Department of Computer Science and Engineering
University of California, San Diego
CSE 250B
Fall 2008
Assignment 4
DUE AT THE START OF CLASS ON THURSDAY DECEMBER 4, 2008
Important: The official deadline for this project is the last day of
classes, but you may hand it in any time up to and including
the start of the final exam, which is at 3pm on Thursday December 11.
The objective of this project is to understand Gibbs sampling as a
training method for latent Dirichlet allocation (LDA) models. LDA
is a generative probabilistic model for text documents that are
represented in the "bag-of-words" format. This means that each
document is viewed
as a vector of counts, one count for each word in the
vocabulary. The number of dimensions d is the number
of words in the vocabulary. Usually d is much bigger than the number of documents, and also bigger than the length of each document.
What to do: First,
implement the Gibbs sampling training algorithm. Second, for an
LDA model trained on a collection of documents, write code to print the
most likely words for each topic. Third, write code to
create a visualization of the documents in a 2D or 3D space defined by
the topics of the trained model. Using Matlab is recommended,
since it provides graphics functions that you can take advantage of.
If you use Matlab, making the inner loop of your LDA code fast is
a challenge, but doable.
Do experiments with two datasets. The first is the Classic400 dataset, which is available here
in Matlab format. It consists of 400 documents over a vocabulary
of 6205 words. Show that the learned topics are meaningful for
this corpus, and that the visualization method gives meaningful
results. (To show that results are meaningful, compare with the
human-assigned group label of each document.)
The second dataset should be one that you select and obtain and
preprocess. This dataset may be an interesting collection of
documents. Or, for some extra credit, find a non-text dataset for
which the LDA model is appropriate, and explain why.

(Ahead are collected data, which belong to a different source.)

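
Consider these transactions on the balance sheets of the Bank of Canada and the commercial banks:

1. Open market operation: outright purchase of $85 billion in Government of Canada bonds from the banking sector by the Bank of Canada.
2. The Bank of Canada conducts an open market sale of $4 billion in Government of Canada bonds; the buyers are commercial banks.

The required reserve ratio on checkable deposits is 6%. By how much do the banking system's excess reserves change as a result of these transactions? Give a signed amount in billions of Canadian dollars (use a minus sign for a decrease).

OMO purchase (from banks) $85 billion: reserves +$85B, deposits 0.
OMO sale (to banks) $4 billion: reserves −$4B, deposits 0.
Totals: Δreserves = +$81B, Δdeposits = 0.
Δrequired reserves = 6% × 0 = 0.
Δexcess reserves = Δreserves − Δrequired = +$81B − (0) = +$81 billion.

+$81 billion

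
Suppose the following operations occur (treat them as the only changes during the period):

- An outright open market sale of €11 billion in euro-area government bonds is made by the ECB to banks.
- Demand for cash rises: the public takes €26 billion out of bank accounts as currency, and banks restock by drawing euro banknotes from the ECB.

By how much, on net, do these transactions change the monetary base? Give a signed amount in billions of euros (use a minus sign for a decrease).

ECB balance sheet:
  Assets:      Securities −€11B
  Liabilities: Bank reserves −€37B, Currency in circulation +€26B
Monetary base = currency + reserves: +€26B + (−€37B) = -€11 billion.

-€11 billion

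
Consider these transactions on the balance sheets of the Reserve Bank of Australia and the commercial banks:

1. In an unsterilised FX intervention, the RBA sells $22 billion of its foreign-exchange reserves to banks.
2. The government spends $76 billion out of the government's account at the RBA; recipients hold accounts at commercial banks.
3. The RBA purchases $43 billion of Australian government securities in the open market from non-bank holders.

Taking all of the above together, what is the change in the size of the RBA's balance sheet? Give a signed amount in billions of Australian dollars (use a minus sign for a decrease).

+$21 billion

RBA balance sheet:
  Assets:      Securities +$43B, Foreign assets −$22B
  Liabilities: Bank reserves +$97B, Government deposits −$76B
Commercial banking system:
  Assets:      Reserves at CB +$97B, Foreign assets +$22B
  Liabilities: Checkable deposits +$119B
Change in total RBA assets = +$21 billion.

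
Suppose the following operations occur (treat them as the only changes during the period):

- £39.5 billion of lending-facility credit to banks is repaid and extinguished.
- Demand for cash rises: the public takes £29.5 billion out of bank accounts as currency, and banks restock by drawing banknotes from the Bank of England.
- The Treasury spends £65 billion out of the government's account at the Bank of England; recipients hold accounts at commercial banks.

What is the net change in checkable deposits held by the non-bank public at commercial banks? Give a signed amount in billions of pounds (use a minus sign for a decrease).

Bank of England balance sheet:
  Assets:      Loans to banks −£39.5B
  Liabilities: Bank reserves −£4B, Currency in circulation +£29.5B, Government deposits −£65B
Commercial banking system:
  Assets:      Reserves at CB −£4B
  Liabilities: Checkable deposits +£35.5B, Borrowings from CB −£39.5B
So the change in checkable deposits held by the non-bank public at commercial banks is +£35.5 billion.

+£35.5 billion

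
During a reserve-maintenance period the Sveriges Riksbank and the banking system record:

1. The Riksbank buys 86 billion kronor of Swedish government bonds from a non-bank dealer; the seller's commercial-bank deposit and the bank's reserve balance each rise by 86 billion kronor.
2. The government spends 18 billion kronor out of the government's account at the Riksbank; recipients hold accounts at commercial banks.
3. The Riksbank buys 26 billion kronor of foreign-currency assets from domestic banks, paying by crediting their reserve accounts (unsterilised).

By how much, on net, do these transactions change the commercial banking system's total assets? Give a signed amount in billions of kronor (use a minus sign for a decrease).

+104 billion

Riksbank balance sheet:
  Assets:      Securities +86B, Foreign assets +26B
  Liabilities: Bank reserves +130B, Government deposits −18B
Commercial banking system:
  Assets:      Reserves at CB +130B, Foreign assets −26B
  Liabilities: Checkable deposits +104B
Change in total bank assets = +104 billion.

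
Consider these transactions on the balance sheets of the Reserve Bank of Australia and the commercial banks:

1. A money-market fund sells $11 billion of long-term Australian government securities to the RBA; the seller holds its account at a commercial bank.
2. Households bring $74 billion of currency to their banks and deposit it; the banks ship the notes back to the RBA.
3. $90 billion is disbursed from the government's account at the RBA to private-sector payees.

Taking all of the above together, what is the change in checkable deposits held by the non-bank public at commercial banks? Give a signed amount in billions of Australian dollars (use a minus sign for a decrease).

RBA balance sheet:
  Assets:      Securities +$11B
  Liabilities: Bank reserves +$175B, Currency in circulation −$74B, Government deposits −$90B
Commercial banking system:
  Assets:      Reserves at CB +$175B
  Liabilities: Checkable deposits +$175B
So the change in checkable deposits held by the non-bank public at commercial banks is +$175 billion.

+$175 billion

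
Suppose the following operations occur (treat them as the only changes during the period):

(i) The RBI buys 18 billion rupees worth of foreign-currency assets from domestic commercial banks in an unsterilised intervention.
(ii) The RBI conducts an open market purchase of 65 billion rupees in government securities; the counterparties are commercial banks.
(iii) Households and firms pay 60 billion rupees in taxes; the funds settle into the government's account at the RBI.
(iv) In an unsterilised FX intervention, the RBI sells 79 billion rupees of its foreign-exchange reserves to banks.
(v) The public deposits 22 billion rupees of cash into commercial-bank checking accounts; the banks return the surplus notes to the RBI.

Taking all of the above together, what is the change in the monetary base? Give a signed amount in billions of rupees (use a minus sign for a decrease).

RBI balance sheet:
  Assets:      Securities +65B, Foreign assets −61B
  Liabilities: Bank reserves −34B, Currency in circulation −22B, Government deposits +60B
Commercial banking system:
  Assets:      Reserves at CB −34B, Securities −65B, Foreign assets +61B
  Liabilities: Checkable deposits −38B
Monetary base = currency + reserves: −22B + (−34B) = -56 billion.

-56 billion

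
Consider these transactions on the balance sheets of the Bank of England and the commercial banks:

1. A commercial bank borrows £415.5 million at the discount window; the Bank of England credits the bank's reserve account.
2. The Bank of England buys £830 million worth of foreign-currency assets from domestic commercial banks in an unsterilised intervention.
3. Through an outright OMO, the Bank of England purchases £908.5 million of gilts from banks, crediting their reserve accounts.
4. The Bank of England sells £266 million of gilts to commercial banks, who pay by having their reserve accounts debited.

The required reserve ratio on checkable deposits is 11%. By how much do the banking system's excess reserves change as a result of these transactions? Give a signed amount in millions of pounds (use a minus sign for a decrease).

+£1888 million

Discount-window loan £415.5 million: reserves +£415.5M, deposits 0.
FX purchase £830 million: reserves +£830M, deposits 0.
OMO purchase (from banks) £908.5 million: reserves +£908.5M, deposits 0.
OMO sale (to banks) £266 million: reserves −£266M, deposits 0.
Totals: Δreserves = +£1888M, Δdeposits = 0.
Δrequired reserves = 11% × 0 = 0.
Δexcess reserves = Δreserves − Δrequired = +£1888M − (0) = +£1888 million.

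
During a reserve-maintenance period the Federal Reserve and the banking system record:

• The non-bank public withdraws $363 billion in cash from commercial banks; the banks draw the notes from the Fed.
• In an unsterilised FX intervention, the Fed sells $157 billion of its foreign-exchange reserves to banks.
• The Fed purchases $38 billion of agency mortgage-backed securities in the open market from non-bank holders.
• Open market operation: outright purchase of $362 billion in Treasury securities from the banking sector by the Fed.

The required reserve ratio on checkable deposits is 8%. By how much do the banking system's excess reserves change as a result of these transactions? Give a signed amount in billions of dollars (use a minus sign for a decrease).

-$94 billion

Currency withdrawal $363 billion: reserves −$363B, deposits −$363B.
FX sale $157 billion: reserves −$157B, deposits 0.
Asset purchase (from non-banks) $38 billion: reserves +$38B, deposits +$38B.
OMO purchase (from banks) $362 billion: reserves +$362B, deposits 0.
Totals: Δreserves = −$120B, Δdeposits = −$325B.
Δrequired reserves = 8% × −$325B = −$26B.
Δexcess reserves = Δreserves − Δrequired = −$120B − (−$26B) = -$94 billion.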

In any case,
use your code to train LDA on the dataset, display a selection of
results concisely, and explain why these results are interesting.
In your report, try to answer the following questions. (The
questions are in no particular order, are related to each other, and do
not all have clear or easy answers.)
(1) Can you compute the log likelihood of the training data according to the trained model?
(2) How can you decide which of two LDA models is better for the same data?
(3) What is a good way of picking values for the hyperparameters alpha and beta?
(4) How can you measure whether an LDA model matches well a human-specified organization for a set of documents?
(5) How can you determine whether an LDA model is overfitting its training data?